做坏事,是会上瘾的。

    刚开始做第一次的时候,难免战战兢兢、心惊胆跳,唯恐被人抓包,既丢了颜面,又要遭受惩罚。可是做着做着就会习以为常,偶尔做上那么一两件坏事,就觉得也没什么了不起。

    比如剽窃……

    房俊的剽窃之路,说起来也是有波折的。

    由最初心虚惶恐的道德束缚,到后来自我催眠的心安理得,这期间意识的转变,几乎就代表着一个纯洁的少年一步一步走向堕落的轨迹……

    当然,这么说其实有一些严重了。

    反正那些个名垂千古的大文豪们要么没出生、要么没断奶,那些名作尚未问世,自己取之一用,未尝不可。既然能够名垂千古,那必然是学究天人、才华横溢,就算没有了某一篇,想必亦是能够创作出其它的名篇来流芳百世……

    再者说,穿越这种事情虽然发生的几率很小,但既然自己能够穿越而来,那就代表亦会有别人如同自己一般,那些名作放在那里,自己不用,如何担保别人也不用?

    既然总是有人要用的,那何不自己用呢……

    天下文章一大抄,今日我抄你,明日你抄我,抄来抄去其乐融融,岂不美哉?

    *****

    听闻房俊要作一篇文章镌刻于青石之上,孔颖达摇头叹气,原本在皇帝面前争取来的这个给天下儒者扬名的机会,怕是要白白错过了,房俊这个小子惊才绝艳,谁知道能不能再鼓捣出来一篇《爱莲说》那般惊世之作?

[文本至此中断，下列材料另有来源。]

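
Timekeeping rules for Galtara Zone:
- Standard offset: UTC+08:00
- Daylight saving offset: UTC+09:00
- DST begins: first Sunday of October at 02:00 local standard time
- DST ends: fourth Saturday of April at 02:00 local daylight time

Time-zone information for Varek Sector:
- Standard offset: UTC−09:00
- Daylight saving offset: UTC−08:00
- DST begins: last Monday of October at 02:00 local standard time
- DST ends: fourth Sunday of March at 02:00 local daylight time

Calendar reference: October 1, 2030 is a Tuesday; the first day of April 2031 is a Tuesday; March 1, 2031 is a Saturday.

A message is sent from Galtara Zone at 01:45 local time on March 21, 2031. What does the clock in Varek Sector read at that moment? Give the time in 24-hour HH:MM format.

1 October 2030 is a Tuesday, so the first Sunday is October 6.
1 April 2031 is a Tuesday, so the first Saturday is April 5 and the fourth is April 26.
March 21, 2031 lies within the daylight-saving period (6 October 2030 – 26 April 2031), so Galtara Zone is on daylight time, UTC+09:00.
01:45 Galtara Zone − 9h = 16:45 UTC (rolling into the previous day, 20 March 2031).
1 October 2030 is a Tuesday, so Mondays fall on 7, 14, 21, 28; the last is October 28.
1 March 2031 is a Saturday, so the first Sunday is March 2 and the fourth is March 23.
At the standard offset (UTC−09:00), 16:45 UTC − 9h = 07:45 Varek Sector standard time.
Daylight saving runs 28 October 2030 – 23 March 2031; the standard-time date in Varek Sector, March 20, 2031, is inside that window, so Varek Sector is at UTC−08:00.
16:45 UTC − 8h = 08:45 Varek Sector.

08:45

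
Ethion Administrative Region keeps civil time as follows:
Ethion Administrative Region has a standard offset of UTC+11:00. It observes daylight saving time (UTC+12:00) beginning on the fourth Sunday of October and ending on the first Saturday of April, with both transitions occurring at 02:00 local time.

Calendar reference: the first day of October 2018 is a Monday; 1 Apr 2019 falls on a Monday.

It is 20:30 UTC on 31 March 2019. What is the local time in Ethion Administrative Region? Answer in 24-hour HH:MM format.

1 October 2018 is a Monday, so the first Sunday is October 7 and the fourth is October 28.
1 April 2019 is a Monday, so the first Saturday is April 6.
At the standard offset (UTC+11:00), 20:30 UTC + 11h = 07:30 Ethion Administrative Region standard time (rolling into the next day, 1 April 2019).
Daylight saving runs 28 October 2018 – 6 April 2019; the standard-time date in Ethion Administrative Region, 1 April 2019, is inside that window, so Ethion Administrative Region is at UTC+12:00.
20:30 UTC + 12h = 08:30 local (rolling into the next day, 1 April 2019).

08:30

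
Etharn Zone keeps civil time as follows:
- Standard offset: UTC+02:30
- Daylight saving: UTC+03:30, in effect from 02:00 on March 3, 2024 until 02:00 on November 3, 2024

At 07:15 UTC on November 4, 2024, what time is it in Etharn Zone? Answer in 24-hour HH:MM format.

At the standard offset (UTC+02:30), 07:15 UTC + 2h30m = 09:45 Etharn Zone standard time.
The standard-time date in Etharn Zone, November 4, 2024, does not fall between 3 March and 3 November, so daylight saving is not in effect and Etharn Zone is at UTC+02:30.
07:15 UTC + 2h30m = 09:45 local.

09:45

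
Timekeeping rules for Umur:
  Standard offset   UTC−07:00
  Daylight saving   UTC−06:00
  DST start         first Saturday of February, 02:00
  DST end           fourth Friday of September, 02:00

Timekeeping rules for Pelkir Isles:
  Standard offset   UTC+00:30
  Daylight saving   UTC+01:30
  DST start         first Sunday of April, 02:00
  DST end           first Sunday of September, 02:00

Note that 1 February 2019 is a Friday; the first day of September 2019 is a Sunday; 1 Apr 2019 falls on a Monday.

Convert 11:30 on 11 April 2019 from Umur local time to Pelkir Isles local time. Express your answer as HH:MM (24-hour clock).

19:00

1 February 2019 is a Friday, so the first Saturday is February 2.
1 September 2019 is a Sunday, so the first Friday is September 6 and the fourth is September 27.
Daylight saving runs 2 February – 27 September; 11 April 2019 is inside that window, so Umur is at UTC−06:00.
11:30 Umur + 6h = 17:30 UTC.
1 April 2019 is a Monday, so the first Sunday is April 7.
1 September 2019 is a Sunday, so the first Sunday is September 1.
At the standard offset (UTC+00:30), 17:30 UTC + 0h30m = 18:00 Pelkir Isles standard time.
The standard-time date in Pelkir Isles, 11 April 2019, falls between 7 April and 1 September, so daylight saving is in effect and Pelkir Isles is at UTC+01:30.
17:30 UTC + 1h30m = 19:00 Pelkir Isles.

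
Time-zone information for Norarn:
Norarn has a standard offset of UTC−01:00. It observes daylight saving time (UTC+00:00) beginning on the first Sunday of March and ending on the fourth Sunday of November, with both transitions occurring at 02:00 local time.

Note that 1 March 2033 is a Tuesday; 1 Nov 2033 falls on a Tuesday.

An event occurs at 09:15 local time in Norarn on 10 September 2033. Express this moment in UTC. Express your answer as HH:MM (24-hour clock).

09:15

1 March 2033 is a Tuesday, so the first Sunday is March 6.
1 November 2033 is a Tuesday, so the first Sunday is November 6 and the fourth is November 27.
10 September 2033 lies within the daylight-saving period (6 March – 27 November), so Norarn is on daylight time, UTC+00:00.
09:15 local − 0h = 09:15 UTC.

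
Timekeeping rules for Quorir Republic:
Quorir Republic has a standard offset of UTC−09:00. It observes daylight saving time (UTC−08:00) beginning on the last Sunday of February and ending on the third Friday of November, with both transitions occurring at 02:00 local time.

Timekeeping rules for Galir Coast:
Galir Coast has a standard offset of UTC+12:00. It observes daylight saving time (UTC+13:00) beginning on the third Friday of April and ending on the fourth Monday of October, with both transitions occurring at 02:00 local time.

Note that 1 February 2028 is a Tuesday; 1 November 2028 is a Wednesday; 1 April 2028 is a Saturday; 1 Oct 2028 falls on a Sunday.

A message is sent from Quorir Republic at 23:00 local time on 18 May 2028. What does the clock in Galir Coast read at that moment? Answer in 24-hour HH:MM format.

20:00

1 February 2028 is a Tuesday, so Sundays fall on 6, 13, 20, 27; the last is February 27.
1 November 2028 is a Wednesday, so the first Friday is November 3 and the third is November 17.
18 May 2028 lies within the daylight-saving period (27 February – 17 November), so Quorir Republic is on daylight time, UTC−08:00.
23:00 Quorir Republic + 8h = 07:00 UTC (rolling into the next day, 19 May 2028).
1 April 2028 is a Saturday, so the first Friday is April 7 and the third is April 21.
1 October 2028 is a Sunday, so the first Monday is October 2 and the fourth is October 23.
At the standard offset (UTC+12:00), 07:00 UTC + 12h = 19:00 Galir Coast standard time.
Daylight saving runs 21 April – 23 October; the standard-time date in Galir Coast, 19 May 2028, is inside that window, so Galir Coast is at UTC+13:00.
07:00 UTC + 13h = 20:00 Galir Coast.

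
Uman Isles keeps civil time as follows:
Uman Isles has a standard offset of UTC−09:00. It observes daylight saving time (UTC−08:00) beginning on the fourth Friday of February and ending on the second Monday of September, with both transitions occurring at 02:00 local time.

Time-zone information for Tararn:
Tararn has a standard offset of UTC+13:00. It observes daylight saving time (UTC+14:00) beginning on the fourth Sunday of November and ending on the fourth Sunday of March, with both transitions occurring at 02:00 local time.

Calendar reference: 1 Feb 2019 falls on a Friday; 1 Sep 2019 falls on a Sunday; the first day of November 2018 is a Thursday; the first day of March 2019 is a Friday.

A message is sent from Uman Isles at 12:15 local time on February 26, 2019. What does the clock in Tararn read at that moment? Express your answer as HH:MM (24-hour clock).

1 February 2019 is a Friday, so the first Friday is February 1 and the fourth is February 22.
1 September 2019 is a Sunday, so the first Monday is September 2 and the second is September 9.
Daylight saving runs 22 February – 9 September; February 26, 2019 is inside that window, so Uman Isles is at UTC−08:00.
12:15 Uman Isles + 8h = 20:15 UTC.
1 November 2018 is a Thursday, so the first Sunday is November 4 and the fourth is November 25.
1 March 2019 is a Friday, so the first Sunday is March 3 and the fourth is March 24.
At the standard offset (UTC+13:00), 20:15 UTC + 13h = 09:15 Tararn standard time (rolling into the next day, 27 February 2019).
Daylight saving runs 25 November 2018 – 24 March 2019; the standard-time date in Tararn, February 27, 2019, is inside that window, so Tararn is at UTC+14:00.
20:15 UTC + 14h = 10:15 Tararn (rolling into the next day, 27 February 2019).

10:15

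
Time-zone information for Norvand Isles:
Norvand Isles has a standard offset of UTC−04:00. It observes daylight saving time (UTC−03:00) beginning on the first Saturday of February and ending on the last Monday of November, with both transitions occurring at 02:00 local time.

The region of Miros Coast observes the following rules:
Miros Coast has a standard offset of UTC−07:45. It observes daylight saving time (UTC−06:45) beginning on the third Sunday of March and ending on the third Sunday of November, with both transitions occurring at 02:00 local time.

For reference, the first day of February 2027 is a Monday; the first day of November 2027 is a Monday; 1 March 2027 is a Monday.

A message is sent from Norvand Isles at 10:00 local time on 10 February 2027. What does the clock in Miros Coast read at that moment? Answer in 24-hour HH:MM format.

05:15

1 February 2027 is a Monday, so the first Saturday is February 6.
1 November 2027 is a Monday, so Mondays fall on 1, 8, 15, 22, 29; the last is November 29.
Daylight saving runs 6 February – 29 November; 10 February 2027 is inside that window, so Norvand Isles is at UTC−03:00.
10:00 Norvand Isles + 3h = 13:00 UTC.
1 March 2027 is a Monday, so the first Sunday is March 7 and the third is March 21.
1 November 2027 is a Monday, so the first Sunday is November 7 and the third is November 21.
At the standard offset (UTC−07:45), 13:00 UTC − 7h45m = 05:15 Miros Coast standard time.
The standard-time date in Miros Coast, 10 February 2027, is outside the daylight-saving period (21 March – 21 November), so Miros Coast is on standard time, UTC−07:45.
13:00 UTC − 7h45m = 05:15 Miros Coast.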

    马嘉运则略感惊奇,如此之多的当世大儒在场,你小子这般不知矜持,是当真有胸有锦绣才学盖世,还是嚣张惯了,不知天高地厚?

    其余一群老儒,则尽皆吃了一惊,继而勃然大怒。

    开什么玩笑?!

    一个须发皆白的老者毫不气的怒叱道:“天下名儒汇聚此地,商议着写出一篇盖世文章传诸后世,吾等之间学术不同、见解不同,有所争议自然难免,但是哪里轮得到你一个乳臭未干班门弄斧?简直不知所谓!”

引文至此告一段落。